Customizations – 3.5

Adjustability and Ergonomics – 4

Workout Experience – 4

Tech Capabilities – 2

Conveniences – 3.5

Customer Reviews – 4.8

Value – 3.8

Warranty, Financing, and Returns – 4.5

Customer Service – 4.5

Lifepro Pacer Folding Treadmill

The Lifepro Pacer treadmill is under $1,000 and is a great budget option for people with small spaces.

Product Brand: Lifepro

Product Currency: $

Product Price: 800

Product In-Stock: InStock

Editor's Rating:

Lifepro Pacer Folding Treadmill FAQs

Are folding treadmills good?

Yes! Folding treadmills can be wonderful additions to your home gym. Coop and the team at Garage Gym Reviews have tested quite a few foldable options that we love. Check out our full list of the best compact treadmills on the market.

Does the Lifepro Pacer treadmill have incline options?

The Lifepro Pacer does have 12 incline options. However, you’ll need to be patient when switching between incline levels, as it is a bit slow to switch.

What extras does the Lifepro Pacer Folding Treadmill have?

The Lifepro Pacer has a water bottle holder, auto incline, built-in heart rate monitor in the handrails, Bluetooth speakers, USB cord for charging your phone, and a large LCD display for a variety of metrics.

What apps are compatible with the Lifepro Pacer?

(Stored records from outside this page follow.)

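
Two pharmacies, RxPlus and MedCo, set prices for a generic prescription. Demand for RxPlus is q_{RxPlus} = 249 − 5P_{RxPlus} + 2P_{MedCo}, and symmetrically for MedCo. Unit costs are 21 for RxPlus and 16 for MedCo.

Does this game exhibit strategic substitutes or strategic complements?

strategic complements

RxPlus's profit: π = (P_{RxPlus} − 21)(249 − 5P_{RxPlus} + 2P_{MedCo}).
∂π/∂P_{RxPlus} = 354 − 10P_{RxPlus} + 2P_{MedCo} = 0 ⇒ P_{RxPlus} = 35.4 + 0.2P_{MedCo}.
The best-response slope dP_{RxPlus}/dP_{MedCo} = 0.2 > 0: the reaction function is upward-sloping, so the choices are strategic complements.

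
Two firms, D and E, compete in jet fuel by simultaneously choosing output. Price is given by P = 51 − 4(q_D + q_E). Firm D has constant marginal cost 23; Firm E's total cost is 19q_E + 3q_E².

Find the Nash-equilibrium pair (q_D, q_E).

Firm D's profit: π = q_D(51 − 4(q_D + q_E)) − 23q_D.
∂π/∂q_D = 28 − 8q_D − 4q_E = 0, so q_D = 3.5 − 0.5q_E.
For E: ∂π/∂q_E = 32 − 14q_E − 4q_D = 0 ⇒ q_E = 16/7 − (2/7)q_D.
Plugging q_E into D's best response: q_D = 3.5 − 0.5(16/7 − (2/7)q_D) ⇒ (6/7)q_D = 33/14, so q_D = 2.75.
Then q_E = 16/7 − (2/7)·2.75 = 1.5.

2.75, 1.5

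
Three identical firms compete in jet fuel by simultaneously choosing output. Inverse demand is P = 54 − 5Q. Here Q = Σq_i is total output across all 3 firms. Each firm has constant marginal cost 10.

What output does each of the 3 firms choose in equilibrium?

2.2

A representative firm's profit is π_i = q_i(54 − 5Q) − 10q_i, with Q = q_i + Σ_{j≠i} q_j.
First-order condition: 44 − 10q_i − 5Σ_{j≠i} q_j = 0.
With identical firms, set every q_j = q: then 44 − 10q − 10q = 0, i.e. q = 44/20 = 2.2.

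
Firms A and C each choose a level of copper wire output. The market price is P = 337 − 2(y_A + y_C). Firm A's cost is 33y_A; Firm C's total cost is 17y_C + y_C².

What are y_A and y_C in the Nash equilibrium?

Firm A's profit: π = y_A(337 − 2(y_A + y_C)) − 33y_A.
∂π/∂y_A = 304 − 4y_A − 2y_C = 0, so y_A = 76 − 0.5y_C.
For C: ∂π/∂y_C = 320 − 6y_C − 2y_A = 0 ⇒ y_C = 160/3 − (1/3)y_A.
Plugging y_C into A's best response: y_A = 76 − 0.5(160/3 − (1/3)y_A) ⇒ (5/6)y_A = 148/3, so y_A = 59.2.
Then y_C = 160/3 − (1/3)·59.2 = 33.6.

59.2, 33.6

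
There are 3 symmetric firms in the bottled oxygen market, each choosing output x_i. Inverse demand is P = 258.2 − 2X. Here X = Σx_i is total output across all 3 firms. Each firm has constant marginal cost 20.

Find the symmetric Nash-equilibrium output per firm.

A representative firm's profit is π_i = x_i(258.2 − 2X) − 20x_i, with X = x_i + Σ_{j≠i} x_j.
First-order condition: 238.2 − 4x_i − 2Σ_{j≠i} x_j = 0.
With identical firms, set every x_j = x: then 238.2 − 4x − 4x = 0, i.e. x = 238.2/8 = 29.775.

29.775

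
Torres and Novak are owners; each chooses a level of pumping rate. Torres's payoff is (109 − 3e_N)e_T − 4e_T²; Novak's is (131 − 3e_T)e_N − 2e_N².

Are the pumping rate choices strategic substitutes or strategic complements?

Expanding Torres's payoff: 109e_T − 3e_Ne_T − 4e_T².
∂π/∂e_T = 109 − 3e_N − 8e_T = 0, so e_T = 13.625 − 0.375e_N.
The best-response slope de_T/de_N = −0.375 < 0: the reaction function is downward-sloping, so the choices are strategic substitutes.

strategic substitutes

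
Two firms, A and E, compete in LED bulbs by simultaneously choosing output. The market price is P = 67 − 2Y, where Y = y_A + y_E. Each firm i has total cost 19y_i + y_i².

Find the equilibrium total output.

Firm A's profit: π = y_A(67 − 2(y_A + y_E)) − 19y_A − y_A².
∂π/∂y_A = 48 − 6y_A − 2y_E = 0, so y_A = 8 − (1/3)y_E.
Setting y_A = y_E in the reaction function: y_A = 8 − (1/3)y_A, so y_A = 8 / (4/3) = 6.
Total output: 6 + 6 = 12.

12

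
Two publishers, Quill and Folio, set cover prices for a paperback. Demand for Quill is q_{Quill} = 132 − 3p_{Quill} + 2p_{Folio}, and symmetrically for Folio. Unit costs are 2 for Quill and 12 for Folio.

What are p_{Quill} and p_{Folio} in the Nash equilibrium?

36.375, 40.125

Quill's profit: π = (p_{Quill} − 2)(132 − 3p_{Quill} + 2p_{Folio}).
∂π/∂p_{Quill} = 138 − 6p_{Quill} + 2p_{Folio} = 0 ⇒ p_{Quill} = 23 + (1/3)p_{Folio}.
Similarly p_{Folio} = 28 + (1/3)p_{Quill}.
Plugging p_{Folio} into Quill's best response: p_{Quill} = 23 + (1/3)(28 + (1/3)p_{Quill}) ⇒ (8/9)p_{Quill} = 97/3, so p_{Quill} = 36.375.
Then p_{Folio} = 28 + (1/3)·36.375 = 40.125.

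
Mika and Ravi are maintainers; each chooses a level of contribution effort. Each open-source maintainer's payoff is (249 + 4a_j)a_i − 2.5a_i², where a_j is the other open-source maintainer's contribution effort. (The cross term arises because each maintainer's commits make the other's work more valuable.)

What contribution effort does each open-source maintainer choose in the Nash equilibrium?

Mika's payoff is (249 + 4a_R)a_M − 2.5a_M².
∂π/∂a_M = 249 + 4a_R − 5a_M = 0, so a_M = 49.8 + 0.8a_R.
Setting a_M = a_R in the reaction function: a_M = 49.8 + 0.8a_M, so a_M = 49.8 / 0.2 = 249.

249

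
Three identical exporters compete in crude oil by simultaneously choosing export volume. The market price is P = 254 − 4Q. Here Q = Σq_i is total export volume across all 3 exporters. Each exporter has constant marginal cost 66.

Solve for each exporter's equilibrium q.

A representative exporter's profit is π_i = q_i(254 − 4Q) − 66q_i, with Q = q_i + Σ_{j≠i} q_j.
First-order condition: 188 − 8q_i − 4Σ_{j≠i} q_j = 0.
In a symmetric equilibrium every exporter chooses the same q, so Σ_{j≠i} q_j = 2q. The condition becomes 188 − 16q = 0, giving q = 188/16 = 11.75.

11.75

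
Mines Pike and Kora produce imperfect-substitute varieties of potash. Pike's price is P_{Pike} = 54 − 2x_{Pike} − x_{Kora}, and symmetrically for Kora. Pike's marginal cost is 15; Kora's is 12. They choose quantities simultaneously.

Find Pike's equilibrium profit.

115.52

Mine Pike's profit: π = x_{Pike}(54 − 2x_{Pike} − x_{Kora}) − 15x_{Pike}.
∂π/∂x_{Pike} = 39 − 4x_{Pike} − x_{Kora} = 0 ⇒ x_{Pike} = 9.75 − 0.25x_{Kora}.
Similarly x_{Kora} = 10.5 − 0.25x_{Pike}.
Solving the two reaction functions simultaneously: (1 − (−0.25)(−0.25))x_{Pike} = 9.75 − 0.25·10.5, so 0.9375x_{Pike} = 7.125 and x_{Pike} = 7.6.
Then x_{Kora} = 10.5 − 0.25·7.6 = 8.6.
P_{Pike} = 54 − 2·7.6 − 8.6 = 30.2.
Profit = (30.2 − 15)·7.6 = 115.52.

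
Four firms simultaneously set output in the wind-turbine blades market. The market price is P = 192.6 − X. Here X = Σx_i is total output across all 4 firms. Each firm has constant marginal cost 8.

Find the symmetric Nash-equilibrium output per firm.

36.92

A representative firm's profit is π_i = x_i(192.6 − X) − 8x_i, with X = x_i + Σ_{j≠i} x_j.
First-order condition: 184.6 − 2x_i − Σ_{j≠i} x_j = 0.
In a symmetric equilibrium every firm chooses the same x, so Σ_{j≠i} x_j = 3x. The condition becomes 184.6 − 5x = 0, giving x = 184.6/5 = 36.92.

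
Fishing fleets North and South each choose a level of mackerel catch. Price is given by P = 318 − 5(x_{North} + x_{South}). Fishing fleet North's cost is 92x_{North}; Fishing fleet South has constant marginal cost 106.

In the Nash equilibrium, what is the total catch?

29.2

Fishing fleet North's profit: π = x_{North}(318 − 5(x_{North} + x_{South})) − 92x_{North}.
∂π/∂x_{North} = 226 − 10x_{North} − 5x_{South} = 0, so x_{North} = 22.6 − 0.5x_{South}.
By the same steps for South: x_{South} = 21.2 − 0.5x_{North}.
Solving the two reaction functions simultaneously: (1 − (−0.5)(−0.5))x_{North} = 22.6 − 0.5·21.2, so 0.75x_{North} = 12 and x_{North} = 16.
Then x_{South} = 21.2 − 0.5·16 = 13.2.
Total catch: 16 + 13.2 = 29.2.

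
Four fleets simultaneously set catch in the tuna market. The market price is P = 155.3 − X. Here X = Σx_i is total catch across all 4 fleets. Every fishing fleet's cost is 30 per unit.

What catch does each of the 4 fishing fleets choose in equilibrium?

25.06

A representative fishing fleet's profit is π_i = x_i(155.3 − X) − 30x_i, with X = x_i + Σ_{j≠i} x_j.
First-order condition: 125.3 − 2x_i − Σ_{j≠i} x_j = 0.
In a symmetric equilibrium every fishing fleet chooses the same x, so Σ_{j≠i} x_j = 3x. The condition becomes 125.3 − 5x = 0, giving x = 125.3/5 = 25.06.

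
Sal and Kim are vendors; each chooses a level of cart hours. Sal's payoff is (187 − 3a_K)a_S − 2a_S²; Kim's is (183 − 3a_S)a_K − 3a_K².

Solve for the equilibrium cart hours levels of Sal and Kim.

Expanding Sal's payoff: 187a_S − 3a_Ka_S − 2a_S².
∂π/∂a_S = 187 − 3a_K − 4a_S = 0, so a_S = 46.75 − 0.75a_K.
Likewise for Kim: a_K = 30.5 − 0.5a_S.
Substituting the second reaction function into the first: a_S = 46.75 − 0.75(30.5 − 0.5a_S), which gives 0.625a_S = 23.875 ⇒ a_S = 38.2.
Then a_K = 30.5 − 0.5·38.2 = 11.4.

38.2, 11.4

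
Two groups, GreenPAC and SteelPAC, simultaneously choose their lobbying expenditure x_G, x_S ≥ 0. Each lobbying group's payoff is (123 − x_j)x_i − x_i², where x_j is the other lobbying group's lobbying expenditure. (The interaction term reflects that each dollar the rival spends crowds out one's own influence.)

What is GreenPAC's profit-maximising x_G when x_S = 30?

46.5

GreenPAC's payoff is (123 − x_S)x_G − x_G².
∂π/∂x_G = 123 − x_S − 2x_G = 0, so x_G = 61.5 − 0.5x_S.
At x_S = 30: x_G = 61.5 − 0.5·30 = 46.5.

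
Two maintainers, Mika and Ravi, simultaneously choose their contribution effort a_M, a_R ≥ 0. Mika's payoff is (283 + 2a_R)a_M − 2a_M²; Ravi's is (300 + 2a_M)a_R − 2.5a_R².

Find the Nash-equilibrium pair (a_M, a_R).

125.9375, 110.375

Expanding Mika's payoff: 283a_M + 2a_Ra_M − 2a_M².
∂π/∂a_M = 283 + 2a_R − 4a_M = 0, so a_M = 70.75 + 0.5a_R.
Likewise for Ravi: a_R = 60 + 0.4a_M.
Substituting the second reaction function into the first: a_M = 70.75 + 0.5(60 + 0.4a_M), which gives 0.8a_M = 100.75 ⇒ a_M = 125.9375.
Then a_R = 60 + 0.4·125.9375 = 110.375.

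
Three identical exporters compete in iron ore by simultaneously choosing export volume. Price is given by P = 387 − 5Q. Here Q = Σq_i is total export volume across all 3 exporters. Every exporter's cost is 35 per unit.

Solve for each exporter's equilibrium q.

A representative exporter's profit is π_i = q_i(387 − 5Q) − 35q_i, with Q = q_i + Σ_{j≠i} q_j.
First-order condition: 352 − 10q_i − 5Σ_{j≠i} q_j = 0.
Imposing symmetry (q_j = q for all j) turns Σ_{j≠i} q_j into 2q, so 352 = 20q and q = 17.6.

17.6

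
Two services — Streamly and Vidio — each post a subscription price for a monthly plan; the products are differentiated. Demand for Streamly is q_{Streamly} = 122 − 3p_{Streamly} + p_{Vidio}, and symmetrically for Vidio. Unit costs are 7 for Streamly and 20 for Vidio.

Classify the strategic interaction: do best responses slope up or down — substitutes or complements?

strategic complements

Streamly's profit: π = (p_{Streamly} − 7)(122 − 3p_{Streamly} + p_{Vidio}).
∂π/∂p_{Streamly} = 143 − 6p_{Streamly} + p_{Vidio} = 0 ⇒ p_{Streamly} = 143/6 + (1/6)p_{Vidio}.
The best-response slope dp_{Streamly}/dp_{Vidio} = 1/6 > 0: the reaction function is upward-sloping, so the choices are strategic complements.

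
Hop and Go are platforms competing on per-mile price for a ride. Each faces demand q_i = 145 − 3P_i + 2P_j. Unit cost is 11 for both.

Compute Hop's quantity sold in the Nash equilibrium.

Hop's profit: π = (P_{Hop} − 11)(145 − 3P_{Hop} + 2P_{Go}).
∂π/∂P_{Hop} = 178 − 6P_{Hop} + 2P_{Go} = 0 ⇒ P_{Hop} = 89/3 + (1/3)P_{Go}.
By symmetry P_{Go} = P_{Hop}; substituting into the reaction function, (2/3)P_{Hop} = 89/3 and P_{Hop} = 44.5.
q_{Hop} = 145 − 3·44.5 + 2·44.5 = 100.5.

100.5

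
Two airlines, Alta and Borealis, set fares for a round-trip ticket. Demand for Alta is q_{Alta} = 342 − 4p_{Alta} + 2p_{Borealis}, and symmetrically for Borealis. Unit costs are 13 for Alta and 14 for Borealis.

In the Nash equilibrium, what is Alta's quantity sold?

Alta's profit: π = (p_{Alta} − 13)(342 − 4p_{Alta} + 2p_{Borealis}).
∂π/∂p_{Alta} = 394 − 8p_{Alta} + 2p_{Borealis} = 0 ⇒ p_{Alta} = 49.25 + 0.25p_{Borealis}.
Similarly p_{Borealis} = 49.75 + 0.25p_{Alta}.
Plugging p_{Borealis} into Alta's best response: p_{Alta} = 49.25 + 0.25(49.75 + 0.25p_{Alta}) ⇒ 0.9375p_{Alta} = 61.6875, so p_{Alta} = 65.8.
Then p_{Borealis} = 49.75 + 0.25·65.8 = 66.2.
q_{Alta} = 342 − 4·65.8 + 2·66.2 = 211.2.

211.2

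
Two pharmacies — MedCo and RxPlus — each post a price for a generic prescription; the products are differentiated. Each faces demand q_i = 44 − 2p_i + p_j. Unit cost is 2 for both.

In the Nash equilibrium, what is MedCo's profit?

MedCo's profit: π = (p_{MedCo} − 2)(44 − 2p_{MedCo} + p_{RxPlus}).
∂π/∂p_{MedCo} = 48 − 4p_{MedCo} + p_{RxPlus} = 0 ⇒ p_{MedCo} = 12 + 0.25p_{RxPlus}.
Setting p_{MedCo} = p_{RxPlus} in the reaction function: p_{MedCo} = 12 + 0.25p_{MedCo}, so p_{MedCo} = 12 / 0.75 = 16.
q_{MedCo} = 44 − 2·16 + 16 = 28.
Profit = (16 − 2)·28 = 392.

392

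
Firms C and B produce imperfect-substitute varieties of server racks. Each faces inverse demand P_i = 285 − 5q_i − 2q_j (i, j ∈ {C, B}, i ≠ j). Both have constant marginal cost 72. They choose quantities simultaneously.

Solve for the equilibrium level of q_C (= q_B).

17.75

Firm C's profit: π = q_C(285 − 5q_C − 2q_B) − 72q_C.
∂π/∂q_C = 213 − 10q_C − 2q_B = 0 ⇒ q_C = 21.3 − 0.2q_B.
Setting q_C = q_B in the reaction function: q_C = 21.3 − 0.2q_C, so q_C = 21.3 / 1.2 = 17.75.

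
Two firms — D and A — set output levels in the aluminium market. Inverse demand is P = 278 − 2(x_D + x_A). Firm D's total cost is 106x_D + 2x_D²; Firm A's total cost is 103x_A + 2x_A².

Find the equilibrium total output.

Firm D's profit: π = x_D(278 − 2(x_D + x_A)) − 106x_D − 2x_D².
∂π/∂x_D = 172 − 8x_D − 2x_A = 0, so x_D = 21.5 − 0.25x_A.
By the same steps for A: x_A = 21.875 − 0.25x_D.
Solving the two reaction functions simultaneously: (1 − (−0.25)(−0.25))x_D = 21.5 − 0.25·21.875, so 0.9375x_D = 513/32 and x_D = 17.1.
Then x_A = 21.875 − 0.25·17.1 = 17.6.
Total output: 17.1 + 17.6 = 34.7.

34.7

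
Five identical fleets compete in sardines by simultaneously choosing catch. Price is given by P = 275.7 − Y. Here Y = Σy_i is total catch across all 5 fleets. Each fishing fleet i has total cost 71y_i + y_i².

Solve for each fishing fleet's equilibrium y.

25.5875

A representative fishing fleet's profit is π_i = y_i(275.7 − Y) − 71y_i − y_i², with Y = y_i + Σ_{j≠i} y_j.
First-order condition: 204.7 − 4y_i − Σ_{j≠i} y_j = 0.
With identical fishing fleets, set every y_j = y: then 204.7 − 4y − 4y = 0, i.e. y = 204.7/8 = 25.5875.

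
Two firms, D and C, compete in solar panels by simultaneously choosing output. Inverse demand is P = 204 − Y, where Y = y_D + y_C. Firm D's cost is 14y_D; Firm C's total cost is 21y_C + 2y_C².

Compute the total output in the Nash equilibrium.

Firm D's profit: π = y_D(204 − (y_D + y_C)) − 14y_D.
∂π/∂y_D = 190 − 2y_D − y_C = 0, so y_D = 95 − 0.5y_C.
For C: ∂π/∂y_C = 183 − 6y_C − y_D = 0 ⇒ y_C = 30.5 − (1/6)y_D.
Plugging y_C into D's best response: y_D = 95 − 0.5(30.5 − (1/6)y_D) ⇒ (11/12)y_D = 79.75, so y_D = 87.
Then y_C = 30.5 − (1/6)·87 = 16.
Total output: 87 + 16 = 103.

103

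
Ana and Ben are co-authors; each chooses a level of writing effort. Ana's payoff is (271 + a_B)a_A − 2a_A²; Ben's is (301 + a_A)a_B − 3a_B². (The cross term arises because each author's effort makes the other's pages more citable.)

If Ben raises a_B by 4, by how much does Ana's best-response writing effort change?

Expanding Ana's payoff: 271a_A + a_Ba_A − 2a_A².
∂π/∂a_A = 271 + a_B − 4a_A = 0, so a_A = 67.75 + 0.25a_B.
The reaction-function slope is 0.25, so a 4-unit rise in a_B moves a_A by 0.25 × 4 = 1. Ana's best response rises — the actions are strategic complements.

1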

Surprisingly, although the Pacer says a variety of apps can be paired with the machine, only two are mentioned: AnyRun and Kinomap. If you want to use something like iFIT, you’re better off streaming that separately on your phone or other device while using the treadmill.

Is weight loss possible with the Lifepro Pacer Folding Treadmill for home?

As with any workout routine, always consult your doctor before trying something new (or before trying to shed pounds). However, running or walking on a treadmill can help you burn calories and get your heart pumping.